Unfortunately, as the Greatest Generation dies out, the Overton Window on Hitler will shift. Even against the backdrop of the crazy things that are happening today, it’s hard to fathom that such monstrosities could occur, much less with the support and help of the otherwise good people in the region. The Greatest Generation’s ability to say “I was there, I saw this mess, it’s 100% true” was invaluable not only in refuting arguments to the contrary, but also in keeping a vigilant eye out for them even appearing again. No doubt Jews won’t forget, but I wish I could say the same for the rest of us.
There are more who won’t forget. My great-grandfather fought in both world wars, and brought his family to the US in 1942 (or so). I had the privilege to visit and talk with him over chess games. The things that were done to Poland, and the Polish… even some in our family for having a last name that sounds like it could be Jewish.
I am not surprised at the reappearance of right wing Hitler apologists. They have to keep up with the Joneses as Hitler has become popular with Left lately, as the frequent sightings of swastikas and “Hitler was right” banners at “protect Hamas from Israel’s wrath” events prove horseshoe theory. Then again hating Jews has been the one thing the far left and far right have consistently agreed on for years.
What seems clear is that there are forces at play, as well as the fact that the passage of time means that there are fewer and fewer WWII survivors around, contributing to young people on the left and the right who either deny or fundamentally do not understand the Holocaust and the inherent dangers in virulent antisemitism and the men like Hitler who espoused it. The question of which direction the Overton Window is being dragged, left or right, misses the point, because what is clearly happening is that it is being widened, such that defending someone as truly evil as Hitler or wanting to finish his signature policy with respect to the Jews is seen as less abhorent.
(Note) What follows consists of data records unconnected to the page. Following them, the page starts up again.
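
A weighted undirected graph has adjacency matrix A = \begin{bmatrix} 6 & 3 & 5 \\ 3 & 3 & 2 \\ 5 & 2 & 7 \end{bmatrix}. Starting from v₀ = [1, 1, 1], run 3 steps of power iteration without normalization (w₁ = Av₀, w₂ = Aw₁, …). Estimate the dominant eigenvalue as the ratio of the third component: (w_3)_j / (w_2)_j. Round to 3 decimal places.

12.859

w1 = Av₀ = (6·1 + 3·1 + 5·1; 3·1 + 3·1 + 2·1; 5·1 + 2·1 + 7·1) = (14, 8, 14)
w2 = Aw1 = (6·14 + 3·8 + 5·14; 3·14 + 3·8 + 2·14; 5·14 + 2·8 + 7·14) = (178, 94, 184)
w3 = Aw2 = (2270, 1184, 2366)
Ratio at component: 2366 / 184 = 12.859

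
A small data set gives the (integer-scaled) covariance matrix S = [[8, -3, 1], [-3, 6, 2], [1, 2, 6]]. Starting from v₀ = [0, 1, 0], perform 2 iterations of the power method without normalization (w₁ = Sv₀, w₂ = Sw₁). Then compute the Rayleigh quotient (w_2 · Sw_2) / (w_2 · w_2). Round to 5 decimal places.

9.91625

w1 = Sv₀ = (8·0 + (-3)·1 + 1·0; (-3)·0 + 6·1 + 2·0; 1·0 + 2·1 + 6·0) = (-3, 6, 2)
w2 = Sw1 = (8·(-3) + (-3)·6 + 1·2; (-3)·(-3) + 6·6 + 2·2; 1·(-3) + 2·6 + 6·2) = (-40, 49, 21)
Sw2 = (-446, 456, 184)
w2·Sw2 = (-40)·(-446) + 49·456 + 21·184 = 44048; w2·w2 = (-40)·(-40) + 49·49 + 21·21 = 4442
λ ≈ 44048/4442 = 9.91625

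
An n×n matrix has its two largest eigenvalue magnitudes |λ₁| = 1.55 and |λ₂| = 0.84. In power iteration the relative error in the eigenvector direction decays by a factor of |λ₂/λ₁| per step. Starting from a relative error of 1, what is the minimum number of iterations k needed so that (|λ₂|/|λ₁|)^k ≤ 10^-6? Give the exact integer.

|λ₂/λ₁| = 0.84/1.55 = 0.54194
Need k ≥ ln(10^-6) / ln(0.54194) = -13.8155 / -0.6126 ≈ 22.552
Smallest integer k satisfying the bound: 23

23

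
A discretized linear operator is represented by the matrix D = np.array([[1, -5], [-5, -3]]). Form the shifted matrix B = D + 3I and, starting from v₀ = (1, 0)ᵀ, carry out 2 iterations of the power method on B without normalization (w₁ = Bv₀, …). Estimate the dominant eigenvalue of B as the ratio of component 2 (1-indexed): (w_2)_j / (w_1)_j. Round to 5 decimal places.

B = D + 3I has rows (4, -5); (-5, 0)
w1 = Bv₀ = (4·1 + (-5)·0; (-5)·1 + 0·0) = (4, -5)
w2 = Bw1 = (4·4 + (-5)·(-5); (-5)·4 + 0·(-5)) = (41, -20)
Ratio: -20/-5 = 4.00000

4.00000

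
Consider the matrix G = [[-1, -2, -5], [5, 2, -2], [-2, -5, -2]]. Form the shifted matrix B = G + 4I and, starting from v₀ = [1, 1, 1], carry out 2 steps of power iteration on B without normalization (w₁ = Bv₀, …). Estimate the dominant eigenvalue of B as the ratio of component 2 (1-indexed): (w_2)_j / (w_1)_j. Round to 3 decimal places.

B = G + 4I has rows (3, -2, -5); (5, 6, -2); (-2, -5, 2)
w1 = Bv₀ = (-4, 9, -5)
w2 = Bw1 = (-5, 44, -47)
Ratio: 44/9 = 4.889

μ ≈ 4.889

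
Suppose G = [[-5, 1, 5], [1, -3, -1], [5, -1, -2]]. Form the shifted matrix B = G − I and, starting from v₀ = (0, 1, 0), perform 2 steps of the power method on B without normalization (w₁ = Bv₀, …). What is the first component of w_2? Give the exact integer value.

-15

B = G − I has rows (-6, 1, 5); (1, -4, -1); (5, -1, -3)
w1 = Bv₀ = (1, -4, -1)
w2 = Bw1 = (-15, 18, 12)
Requested component of w2: -15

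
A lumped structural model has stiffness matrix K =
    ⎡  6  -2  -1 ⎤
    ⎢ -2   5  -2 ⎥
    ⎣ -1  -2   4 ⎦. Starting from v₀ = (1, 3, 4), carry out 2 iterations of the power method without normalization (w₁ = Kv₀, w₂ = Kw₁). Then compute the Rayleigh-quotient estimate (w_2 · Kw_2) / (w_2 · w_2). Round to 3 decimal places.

6.449

w1 = Kv₀ = (6·1 + (-2)·3 + (-1)·4; (-2)·1 + 5·3 + (-2)·4; (-1)·1 + (-2)·3 + 4·4) = (-4, 5, 9)
w2 = Kw1 = (6·(-4) + (-2)·5 + (-1)·9; (-2)·(-4) + 5·5 + (-2)·9; (-1)·(-4) + (-2)·5 + 4·9) = (-43, 15, 30)
Kw2 = (-318, 101, 133)
w2·Kw2 = (-43)·(-318) + 15·101 + 30·133 = 19179; w2·w2 = (-43)·(-43) + 15·15 + 30·30 = 2974
λ ≈ 19179/2974 = 6.449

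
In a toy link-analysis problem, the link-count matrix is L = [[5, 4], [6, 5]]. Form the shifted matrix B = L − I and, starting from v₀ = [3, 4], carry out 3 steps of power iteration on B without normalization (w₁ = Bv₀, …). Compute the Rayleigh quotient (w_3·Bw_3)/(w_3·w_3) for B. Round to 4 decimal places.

8.8991

B = L − I has rows (4, 4); (6, 4)
w1 = Bv₀ = (4·3 + 4·4; 6·3 + 4·4) = (28, 34)
w2 = Bw1 = (4·28 + 4·34; 6·28 + 4·34) = (248, 304)
w3 = Bw2 = (2208, 2704)
Bw3 = (19648, 24064)
w3·Bw3 = 108451840; w3·w3 = 12186880; μ ≈ 108451840/12186880 = 8.8991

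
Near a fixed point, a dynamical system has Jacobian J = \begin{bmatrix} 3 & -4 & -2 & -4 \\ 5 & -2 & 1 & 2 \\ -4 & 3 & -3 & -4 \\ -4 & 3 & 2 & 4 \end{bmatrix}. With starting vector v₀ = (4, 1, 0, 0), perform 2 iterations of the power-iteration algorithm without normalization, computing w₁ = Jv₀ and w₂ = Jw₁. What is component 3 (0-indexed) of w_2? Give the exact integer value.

-56

w1 = Jv₀ = (8, 18, -13, -13)
w2 = Jw1 = (30, -35, 113, -56)
The requested component of w2 is -56.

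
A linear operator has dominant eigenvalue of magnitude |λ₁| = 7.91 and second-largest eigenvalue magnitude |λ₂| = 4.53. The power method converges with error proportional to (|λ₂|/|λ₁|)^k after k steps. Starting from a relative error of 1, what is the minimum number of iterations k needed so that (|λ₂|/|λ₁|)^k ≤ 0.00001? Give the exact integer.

21

|λ₂/λ₁| = 4.53/7.91 = 0.57269
Need k ≥ ln(0.00001) / ln(0.57269) = -11.5129 / -0.5574 ≈ 20.654
Smallest integer k satisfying the bound: 21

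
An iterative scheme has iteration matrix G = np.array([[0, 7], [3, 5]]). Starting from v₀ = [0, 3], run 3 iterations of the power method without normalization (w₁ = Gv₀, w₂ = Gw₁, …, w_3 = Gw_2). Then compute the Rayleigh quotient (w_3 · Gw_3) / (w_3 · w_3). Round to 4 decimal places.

w1 = Gv₀ = (0·0 + 7·3; 3·0 + 5·3) = (21, 15)
w2 = Gw1 = (0·21 + 7·15; 3·21 + 5·15) = (105, 138)
w3 = Gw2 = (966, 1005)
Gw3 = (7035, 7923)
w3·Gw3 = 966·7035 + 1005·7923 = 14758425; w3·w3 = 966·966 + 1005·1005 = 1943181
λ ≈ 14758425/1943181 = 7.5950

7.5950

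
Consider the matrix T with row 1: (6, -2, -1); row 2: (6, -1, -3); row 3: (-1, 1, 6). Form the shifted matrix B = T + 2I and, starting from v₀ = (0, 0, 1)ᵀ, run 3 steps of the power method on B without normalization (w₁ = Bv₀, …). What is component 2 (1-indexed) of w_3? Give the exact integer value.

B = T + 2I has rows (8, -2, -1); (6, 1, -3); (-1, 1, 8)
w1 = Bv₀ = (-1, -3, 8)
w2 = Bw1 = (-10, -33, 62)
w3 = Bw2 = (-76, -279, 473)
Requested component of w3: -279

-279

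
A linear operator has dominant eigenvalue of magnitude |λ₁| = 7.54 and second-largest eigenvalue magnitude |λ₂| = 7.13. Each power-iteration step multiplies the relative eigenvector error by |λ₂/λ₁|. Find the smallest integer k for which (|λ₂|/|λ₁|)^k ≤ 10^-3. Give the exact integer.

124

|λ₂/λ₁| = 7.13/7.54 = 0.94562
Need k ≥ ln(10^-3) / ln(0.94562) = -6.9078 / -0.0559 ≈ 123.549
Smallest integer k satisfying the bound: 124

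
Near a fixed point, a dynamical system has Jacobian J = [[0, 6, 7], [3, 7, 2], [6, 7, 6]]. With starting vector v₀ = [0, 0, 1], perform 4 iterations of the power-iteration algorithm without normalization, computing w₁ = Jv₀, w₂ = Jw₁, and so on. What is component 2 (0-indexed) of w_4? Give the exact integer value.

17511

w1 = Jv₀ = (7, 2, 6)
w2 = Jw1 = (54, 47, 92)
w3 = Jw2 = (926, 675, 1205)
w4 = Jw3 = (12485, 9913, 17511)
The requested component of w4 is 17511.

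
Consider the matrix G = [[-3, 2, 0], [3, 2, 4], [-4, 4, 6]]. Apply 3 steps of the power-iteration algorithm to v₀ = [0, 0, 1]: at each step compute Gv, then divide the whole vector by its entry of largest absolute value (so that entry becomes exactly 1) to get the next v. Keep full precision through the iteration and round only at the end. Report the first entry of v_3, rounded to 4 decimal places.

0.0980

Gv0 = (0.00000, 4.00000, 6.00000); divide by 6.00000 → v1 = (0.00000, 0.66667, 1.00000)
Gv1 = (1.33333, 5.33333, 8.66667); divide by 8.66667 → v2 = (0.15385, 0.61538, 1.00000)
Gv2 = (0.76923, 5.69231, 7.84615); divide by 7.84615 → v3 = (0.09804, 0.72549, 1.00000)
Requested entry of v3: 40/408 = 0.0980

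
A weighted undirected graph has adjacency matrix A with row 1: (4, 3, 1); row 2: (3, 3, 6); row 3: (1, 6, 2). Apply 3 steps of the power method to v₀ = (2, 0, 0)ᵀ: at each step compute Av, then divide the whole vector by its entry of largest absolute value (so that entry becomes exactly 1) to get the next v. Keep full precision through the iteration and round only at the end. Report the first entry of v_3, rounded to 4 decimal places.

0.6898

Av0 = (8.00000, 6.00000, 2.00000); divide by 8.00000 → v1 = (1.00000, 0.75000, 0.25000)
Av1 = (6.50000, 6.75000, 6.00000); divide by 6.75000 → v2 = (0.96296, 1.00000, 0.88889)
Av2 = (7.74074, 11.22222, 8.74074); divide by 11.22222 → v3 = (0.68977, 1.00000, 0.77888)
Requested entry of v3: 418/606 = 0.6898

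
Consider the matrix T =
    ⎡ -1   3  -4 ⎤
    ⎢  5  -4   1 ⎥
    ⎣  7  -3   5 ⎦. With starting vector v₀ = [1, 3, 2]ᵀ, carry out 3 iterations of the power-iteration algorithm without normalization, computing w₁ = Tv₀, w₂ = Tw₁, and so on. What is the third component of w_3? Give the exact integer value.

w1 = Tv₀ = (0, -5, 8)
w2 = Tw1 = (-47, 28, 55)
w3 = Tw2 = (-89, -292, -138)
The requested component of w3 is -138.

-138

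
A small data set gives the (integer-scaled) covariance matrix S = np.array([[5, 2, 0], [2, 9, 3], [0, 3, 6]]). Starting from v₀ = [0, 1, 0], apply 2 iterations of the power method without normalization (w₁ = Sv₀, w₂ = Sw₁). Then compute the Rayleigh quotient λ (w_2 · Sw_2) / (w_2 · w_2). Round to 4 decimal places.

w1 = Sv₀ = (2, 9, 3)
w2 = Sw1 = (28, 94, 45)
Sw2 = (328, 1037, 552)
w2·Sw2 = 28·328 + 94·1037 + 45·552 = 131502; w2·w2 = 28·28 + 94·94 + 45·45 = 11645
λ ≈ 131502/11645 = 11.2926

11.2926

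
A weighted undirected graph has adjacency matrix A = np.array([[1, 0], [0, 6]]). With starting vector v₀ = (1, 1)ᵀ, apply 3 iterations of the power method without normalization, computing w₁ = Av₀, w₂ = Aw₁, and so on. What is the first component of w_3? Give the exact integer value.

1

w1 = Av₀ = (1·1 + 0·1; 0·1 + 6·1) = (1, 6)
w2 = Aw1 = (1·1 + 0·6; 0·1 + 6·6) = (1, 36)
w3 = Aw2 = (1, 216)
The requested component of w3 is 1.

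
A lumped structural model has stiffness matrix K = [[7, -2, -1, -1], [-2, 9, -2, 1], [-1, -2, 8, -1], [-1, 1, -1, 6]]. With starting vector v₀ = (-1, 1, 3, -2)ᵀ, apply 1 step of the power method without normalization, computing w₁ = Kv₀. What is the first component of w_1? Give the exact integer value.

-10

w1 = Kv₀ = (7·(-1) + (-2)·1 + (-1)·3 + (-1)·(-2); (-2)·(-1) + 9·1 + (-2)·3 + 1·(-2); (-1)·(-1) + (-2)·1 + 8·3 + (-1)·(-2); (-1)·(-1) + 1·1 + (-1)·3 + 6·(-2)) = (-10, 3, 25, -13)
The requested component of w1 is -10.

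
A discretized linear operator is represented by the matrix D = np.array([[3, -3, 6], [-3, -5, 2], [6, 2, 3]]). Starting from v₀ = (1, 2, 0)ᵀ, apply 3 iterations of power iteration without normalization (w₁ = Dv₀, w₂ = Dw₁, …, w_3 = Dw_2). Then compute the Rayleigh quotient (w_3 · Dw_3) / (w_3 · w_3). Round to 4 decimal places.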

Whether someone is the most “woke,” the most “intersectional,” the most “based,” or the most “trad” Hitler apologist is irrelevant, since that particular position negates any notion that they are capable of rational thought.
The basic notion that the Nazis of 1944 would be preferable to the Parisans of today is highly dubious in and of itself. Beyond that, the creators of this thesis assume that the Nazis, already more than a little hinky in 1944, would somehow have remained a static society in the 80 years since. There is really no basis for this. No other developed country has remained static since 1944. The greater likelihood, had Nazi society survived the war, is that its budding depravities would have increased well beyond even its own historic excesses.
It’s interesting to compare the actual podcast to the New York Times lies about it. Whoever wrote that article was clearly assuming that none of their readers would actually go to YouTube and watch it for themselves. I suppose it’s a fair assumption to make of their target audience.
Was it really that important to you to let everyone know you’re a Nazi sympathizer? I’m sure you believe you’re just being nuanced, but you’re just a plain old Holocaust denying Hitler loving Nazi sympathizer. And yes, there is something wrong with that.
You’re clearly in the New York Times target audience.